The army’s new Chief of Staff, Gen. Fred C. Weyand, has publicly declared that the main reason the army found itself with a tank shortage is not sales to Israel and other countries but that "we let our production base deteriorate." Weyand disagreed with some officers who have charged that the requirement to ship tanks to Israel and other countries including Iran, Saudi Arabia and Ethiopia has seriously damaged army combat readiness.

Asked if he feels the army is dangerously short of tanks and other equipment, Weyand replied, "No, I don’t." The army, he said, is about 1800 tanks short of its current requirement of slightly more than 10,000 tanks. Weyand said that if the tank shortage "should get to the point where it would affect training and morale, I would be deeply concerned, but it is not at that point."

NEW TANK PRODUCTION GROUP FORMED

The Pentagon confirmed to the Jewish Telegraphic Agency that the army has organized a new tank production group to expedite conversion of M-48 tanks to have firepower on the level of M-60 units and increased production of the latter from 30 to 100 a month. The Pentagon also said that it does not think the readiness of the U.S. forces has been "degraded to any significant extent" by its arms deal with Iran.
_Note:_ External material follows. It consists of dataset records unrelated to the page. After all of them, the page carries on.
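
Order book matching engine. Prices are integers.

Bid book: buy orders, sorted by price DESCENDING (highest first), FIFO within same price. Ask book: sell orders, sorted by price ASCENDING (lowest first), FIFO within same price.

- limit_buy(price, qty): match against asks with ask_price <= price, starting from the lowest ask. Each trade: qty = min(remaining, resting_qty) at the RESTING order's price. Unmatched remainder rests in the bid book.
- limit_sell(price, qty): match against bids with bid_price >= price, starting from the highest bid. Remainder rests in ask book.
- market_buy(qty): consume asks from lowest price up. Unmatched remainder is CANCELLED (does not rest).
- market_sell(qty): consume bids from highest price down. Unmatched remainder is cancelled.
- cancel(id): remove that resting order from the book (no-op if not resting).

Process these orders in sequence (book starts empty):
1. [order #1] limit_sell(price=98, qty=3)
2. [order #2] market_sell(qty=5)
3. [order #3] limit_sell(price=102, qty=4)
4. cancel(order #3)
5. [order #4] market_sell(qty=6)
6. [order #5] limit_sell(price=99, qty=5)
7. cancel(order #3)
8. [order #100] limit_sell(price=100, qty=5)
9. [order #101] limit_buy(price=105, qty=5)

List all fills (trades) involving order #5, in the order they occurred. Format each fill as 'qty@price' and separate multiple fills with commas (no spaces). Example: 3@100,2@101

Answer: 2@99

Derivation:
After op 1 [order #1] limit_sell(price=98, qty=3): fills=none; bids=[-] asks=[#1:3@98]
After op 2 [order #2] market_sell(qty=5): fills=none; bids=[-] asks=[#1:3@98]
After op 3 [order #3] limit_sell(price=102, qty=4): fills=none; bids=[-] asks=[#1:3@98 #3:4@102]
After op 4 cancel(order #3): fills=none; bids=[-] asks=[#1:3@98]
After op 5 [order #4] market_sell(qty=6): fills=none; bids=[-] asks=[#1:3@98]
After op 6 [order #5] limit_sell(price=99, qty=5): fills=none; bids=[-] asks=[#1:3@98 #5:5@99]
After op 7 cancel(order #3): fills=none; bids=[-] asks=[#1:3@98 #5:5@99]
After op 8 [order #100] limit_sell(price=100, qty=5): fills=none; bids=[-] asks=[#1:3@98 #5:5@99 #100:5@100]
After op 9 [order #101] limit_buy(price=105, qty=5): fills=#101x#1:3@98 #101x#5:2@99; bids=[-] asks=[#5:3@99 #100:5@100]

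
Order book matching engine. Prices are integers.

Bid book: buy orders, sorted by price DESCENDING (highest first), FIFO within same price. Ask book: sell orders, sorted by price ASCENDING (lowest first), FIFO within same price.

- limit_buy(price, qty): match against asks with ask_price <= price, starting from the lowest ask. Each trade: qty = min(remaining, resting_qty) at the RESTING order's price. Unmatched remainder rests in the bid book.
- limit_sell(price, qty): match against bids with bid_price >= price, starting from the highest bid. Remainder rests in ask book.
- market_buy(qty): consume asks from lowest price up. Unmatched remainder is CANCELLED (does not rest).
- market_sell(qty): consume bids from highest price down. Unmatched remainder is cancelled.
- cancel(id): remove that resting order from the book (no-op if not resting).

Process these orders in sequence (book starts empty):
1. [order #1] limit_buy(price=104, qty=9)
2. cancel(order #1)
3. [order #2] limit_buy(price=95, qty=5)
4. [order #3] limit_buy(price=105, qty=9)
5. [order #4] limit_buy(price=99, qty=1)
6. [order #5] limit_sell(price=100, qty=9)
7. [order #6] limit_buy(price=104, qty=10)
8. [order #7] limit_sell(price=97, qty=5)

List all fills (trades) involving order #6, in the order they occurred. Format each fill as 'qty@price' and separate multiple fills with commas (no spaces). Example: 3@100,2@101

Answer: 5@104

Derivation:
After op 1 [order #1] limit_buy(price=104, qty=9): fills=none; bids=[#1:9@104] asks=[-]
After op 2 cancel(order #1): fills=none; bids=[-] asks=[-]
After op 3 [order #2] limit_buy(price=95, qty=5): fills=none; bids=[#2:5@95] asks=[-]
After op 4 [order #3] limit_buy(price=105, qty=9): fills=none; bids=[#3:9@105 #2:5@95] asks=[-]
After op 5 [order #4] limit_buy(price=99, qty=1): fills=none; bids=[#3:9@105 #4:1@99 #2:5@95] asks=[-]
After op 6 [order #5] limit_sell(price=100, qty=9): fills=#3x#5:9@105; bids=[#4:1@99 #2:5@95] asks=[-]
After op 7 [order #6] limit_buy(price=104, qty=10): fills=none; bids=[#6:10@104 #4:1@99 #2:5@95] asks=[-]
After op 8 [order #7] limit_sell(price=97, qty=5): fills=#6x#7:5@104; bids=[#6:5@104 #4:1@99 #2:5@95] asks=[-]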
This comment came after Rep, Clarence D. Long (D. Md.) disclosed he had learned that Pres- ident Nixon made major secret arms commitments to the Shah of Iran in May. 1972 without national security studies of its possible consequences, including any increase in the peril to "the friendly state of Israel." Long said that U.S. arms sales to Iran totaled between $5.8 billion and $6.8 billion during the past two years alone.